Several months later David and Helen Pines passed away from the Spanish flu that was sweeping the country, the same flu that had claimed the lives of thousands, including that of their eldest son, Tyrone. When their will was read, everything had been left to their youngest, and the whole family fortune was left in the hands of Mason Jacob Pines. Dipper had resigned from the army as soon as he possibly could, following the armistice, but he still had no prospects at any medical school, given the setbacks. But he was now alone in the world, with no direction, but also nothing to hold him back. Nothing to tell him that he had to be a doctor, or anything else.

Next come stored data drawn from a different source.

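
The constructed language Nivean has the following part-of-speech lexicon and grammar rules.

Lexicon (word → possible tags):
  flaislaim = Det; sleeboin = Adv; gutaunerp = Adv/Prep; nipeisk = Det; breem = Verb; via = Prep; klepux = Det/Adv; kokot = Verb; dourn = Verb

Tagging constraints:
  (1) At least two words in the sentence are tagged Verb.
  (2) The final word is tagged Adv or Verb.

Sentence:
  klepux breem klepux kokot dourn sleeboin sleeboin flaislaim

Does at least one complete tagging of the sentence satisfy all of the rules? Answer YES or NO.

NO

Candidates per position — 1:klepux {Det,Adv}; 2:breem {Verb}; 3:klepux {Det,Adv}; 4:kokot {Verb}; 5:dourn {Verb}; 6:sleeboin {Adv}; 7:sleeboin {Adv}; 8:flaislaim {Det}.
Rule 2 cannot be satisfied by any choice of tags from the lexicon.
So there is no consistent tagging.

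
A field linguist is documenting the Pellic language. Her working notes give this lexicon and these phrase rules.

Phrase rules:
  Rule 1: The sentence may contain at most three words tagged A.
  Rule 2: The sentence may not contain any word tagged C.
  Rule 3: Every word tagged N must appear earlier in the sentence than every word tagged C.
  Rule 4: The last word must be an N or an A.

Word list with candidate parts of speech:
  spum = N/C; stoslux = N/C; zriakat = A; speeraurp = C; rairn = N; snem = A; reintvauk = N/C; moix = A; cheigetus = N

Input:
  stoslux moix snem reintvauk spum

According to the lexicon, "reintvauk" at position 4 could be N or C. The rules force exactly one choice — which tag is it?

N

Candidates per position — 1:stoslux {N,C}; 2:moix {A}; 3:snem {A}; 4:reintvauk {N,C}; 5:spum {N,C}.
Position 1: C is ruled out by rule 2; that leaves N.
Position 4: C is ruled out by rule 2; that leaves N.
Position 5: C is ruled out by rule 2; that leaves N.
The unique satisfying tagging is: N A A N N.
Check: rule 1 satisfied; rule 2 satisfied; rule 3 satisfied; rule 4 satisfied.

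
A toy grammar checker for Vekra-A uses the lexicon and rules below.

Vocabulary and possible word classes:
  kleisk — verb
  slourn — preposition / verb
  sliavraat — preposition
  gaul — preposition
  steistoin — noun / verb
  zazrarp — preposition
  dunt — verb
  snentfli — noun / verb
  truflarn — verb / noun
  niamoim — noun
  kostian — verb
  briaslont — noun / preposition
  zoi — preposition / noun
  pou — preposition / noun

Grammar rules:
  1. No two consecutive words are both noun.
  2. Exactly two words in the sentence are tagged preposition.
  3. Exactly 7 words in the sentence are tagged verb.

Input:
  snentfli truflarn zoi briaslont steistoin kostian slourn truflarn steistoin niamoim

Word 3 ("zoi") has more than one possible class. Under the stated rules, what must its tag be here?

preposition

Candidates per position — 1:snentfli {noun,verb}; 2:truflarn {verb,noun}; 3:zoi {preposition,noun}; 4:briaslont {noun,preposition}; 5:steistoin {noun,verb}; 6:kostian {verb}; 7:slourn {preposition,verb}; 8:truflarn {verb,noun}; 9:steistoin {noun,verb}; 10:niamoim {noun}.
Position 1: noun is ruled out by rule 3; that leaves verb.
Position 2: noun is ruled out by rule 3; that leaves verb.
Position 5: noun is ruled out by rule 3; that leaves verb.
Position 7: preposition is ruled out by rule 3; that leaves verb.
Position 8: noun is ruled out by rule 3; that leaves verb.
Position 9: noun is ruled out by rule 1; that leaves verb.
Position 3: noun is ruled out by rule 2; that leaves preposition.
Position 4: noun is ruled out by rule 2; that leaves preposition.
The unique satisfying tagging is: verb verb preposition preposition verb verb verb verb verb noun.
Check: rule 1 ok; rule 2 ok; rule 3 ok.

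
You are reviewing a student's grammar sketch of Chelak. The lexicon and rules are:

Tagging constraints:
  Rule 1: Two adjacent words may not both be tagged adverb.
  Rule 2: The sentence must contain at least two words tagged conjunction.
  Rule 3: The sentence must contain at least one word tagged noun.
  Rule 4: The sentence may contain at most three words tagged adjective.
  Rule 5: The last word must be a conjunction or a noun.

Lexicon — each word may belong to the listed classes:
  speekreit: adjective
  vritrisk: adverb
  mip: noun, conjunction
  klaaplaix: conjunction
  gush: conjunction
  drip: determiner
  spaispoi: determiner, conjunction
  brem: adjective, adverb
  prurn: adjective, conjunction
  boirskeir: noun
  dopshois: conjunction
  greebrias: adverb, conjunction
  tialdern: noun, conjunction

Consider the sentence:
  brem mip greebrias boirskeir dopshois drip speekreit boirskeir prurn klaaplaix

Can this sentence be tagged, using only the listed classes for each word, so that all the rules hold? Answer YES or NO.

YES

Candidates per position — 1:brem {adjective,adverb}; 2:mip {noun,conjunction}; 3:greebrias {adverb,conjunction}; 4:boirskeir {noun}; 5:dopshois {conjunction}; 6:drip {determiner}; 7:speekreit {adjective}; 8:boirskeir {noun}; 9:prurn {adjective,conjunction}; 10:klaaplaix {conjunction}.
One satisfying assignment: adjective conjunction adverb noun conjunction determiner adjective noun adjective conjunction.
Rule-by-rule: rule 1 ok; rule 2 ok; rule 3 ok; rule 4 ok; rule 5 ok.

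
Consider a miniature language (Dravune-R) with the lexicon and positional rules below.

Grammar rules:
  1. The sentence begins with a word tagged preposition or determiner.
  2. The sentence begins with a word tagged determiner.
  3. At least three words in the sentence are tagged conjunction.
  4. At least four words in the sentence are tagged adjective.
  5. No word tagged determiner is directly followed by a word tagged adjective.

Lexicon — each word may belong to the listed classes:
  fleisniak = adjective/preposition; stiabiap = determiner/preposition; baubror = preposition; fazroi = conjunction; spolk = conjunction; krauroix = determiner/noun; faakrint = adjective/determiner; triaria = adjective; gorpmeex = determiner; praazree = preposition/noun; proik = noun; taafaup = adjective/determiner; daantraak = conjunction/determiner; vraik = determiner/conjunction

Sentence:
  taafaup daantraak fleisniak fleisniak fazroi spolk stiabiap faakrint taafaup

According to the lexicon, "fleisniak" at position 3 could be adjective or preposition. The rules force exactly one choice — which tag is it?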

So as soon as he could, Dipper had enrolled at the University of Alameda, a local college, not highly reputed, but able to accept him on such a minimal academic transcript. And despite the disappointments, and the grief, Dipper was delighted to realise that he was finally about to do the one thing he'd always dreamed of: not to become a doctor, or even an aeronautical engineer; but to become a scientist.

Meanwhile, in a tiny apartment, the scissors moved swiftly, and the last long, brown curly lock of Mabel's hair fell to the ground. She glanced back in the mirror at where instead of seeing the Mabel she was used to, the happy, sweet, proper young lady, a very different Mabel looked back, one with a short, fierce bob cut, eyes darkened by tears and late nights. This Mabel looked bold, rebellious, and fashionable. This Mabel was about to leave all the heartbreak behind her, and take on the world.